Gospel-centered counseling, coaching, and training

A Posture of Hope


...the garment of praise instead of a faint spirit…”

Isaiah 61:3

I have been camped out in Isaiah for the past few months working on a paper specifically looking at chapter 61. It has been a good exercise diving deeper into what was happening at the time of this prophecy and how the people hearing it would have reacted.

In the counseling world, hope is a really important piece of our lives. A lot of disorders, at their roots, have a sense of hopelessness - a belief that things will not get better; a belief that this is how it will always be.

For the Israelites, hearing the words of Isaiah 61 after returning from exile, I think a mixture of soothing calm and anxious doubt would have overwhelmed them. “We know you are telling us this will get better and we will be like kings...but our city is destroyed...we have nothing...we’ve been in exile for the past 50 years.”

I often forget the importance of hope. In session, I can listen to the laundry list of terrible pain and hurt each client has faced (and objectively, I have heard some awful lists). Even though I have been around it frequently, it still hits me hard when I can sense the hopelessness in another’s words. “Oh well...this is the way it’s always been…it will never get any better.”

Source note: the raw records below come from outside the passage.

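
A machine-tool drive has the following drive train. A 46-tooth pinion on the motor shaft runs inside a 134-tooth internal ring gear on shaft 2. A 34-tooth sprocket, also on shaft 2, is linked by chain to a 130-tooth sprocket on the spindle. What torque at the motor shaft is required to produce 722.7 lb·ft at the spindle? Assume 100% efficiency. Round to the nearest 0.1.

Overall ratio R = 2.913 × 3.8235 = 11.138.
Input torque = output torque / R = 722.7 / 11.138 = 64.885 lb·ft.

64.9 lb·ft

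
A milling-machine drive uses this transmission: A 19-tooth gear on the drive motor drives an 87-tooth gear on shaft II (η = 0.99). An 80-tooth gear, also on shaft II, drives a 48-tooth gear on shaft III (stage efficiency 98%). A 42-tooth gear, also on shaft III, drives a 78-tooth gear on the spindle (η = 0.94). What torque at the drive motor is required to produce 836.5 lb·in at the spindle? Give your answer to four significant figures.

Overall ratio R = 4.5789 × 0.6 × 1.8571 = 5.1023; overall efficiency η = 0.99 × 0.98 × 0.94 = 0.9120.
Input torque = output torque / (R × η) = 836.5 / (5.1023 × 0.9120) = 179.77 lb·in.

179.8 lb·in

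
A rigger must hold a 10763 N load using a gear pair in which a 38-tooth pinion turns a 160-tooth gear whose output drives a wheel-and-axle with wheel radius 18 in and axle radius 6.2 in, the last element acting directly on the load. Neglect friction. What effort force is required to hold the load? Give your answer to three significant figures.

880 N

Gear pair MA = 160/38 = 4.2105.
Wheel-and-axle MA = R/r = 18/6.2 = 2.9032.
Combined ideal MA = 4.2105 × 2.9032 = 12.224.
Effort = load / MA = 10763 / 12.224 = 880.47 N.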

The importance of instilling hope in each other’s lives is misunderstood. We use hope like a quick-fix solution to a problem - “Don’t worry! It will get better!” we say through gritted teeth knowing we, ourselves, do not believe it. We forget that hope is a choice that takes work to foster. It takes a willingness to acknowledge where things are today, and where they could be tomorrow. It cuts cynicism down to size. It is not frivolous and naive; it is realistic and honest.

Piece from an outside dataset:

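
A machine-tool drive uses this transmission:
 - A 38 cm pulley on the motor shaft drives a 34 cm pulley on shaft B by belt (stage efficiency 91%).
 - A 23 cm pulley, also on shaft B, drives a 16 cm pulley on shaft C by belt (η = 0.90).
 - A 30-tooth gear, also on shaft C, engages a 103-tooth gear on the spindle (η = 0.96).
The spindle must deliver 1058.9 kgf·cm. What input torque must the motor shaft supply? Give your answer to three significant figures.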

As we prepare to enter this advent season, and focus next week on being thankful, I want to push my heart into more spaces of hope. Hope for my clients who have been depressed for 30 years...Hope for my friends who have seen more pain than they know what to do with...Hope for the marriages that are crumbling...Hope for the promise that God’s people will be more like his kingdom each day.

Let us learn to practice a posture of hope.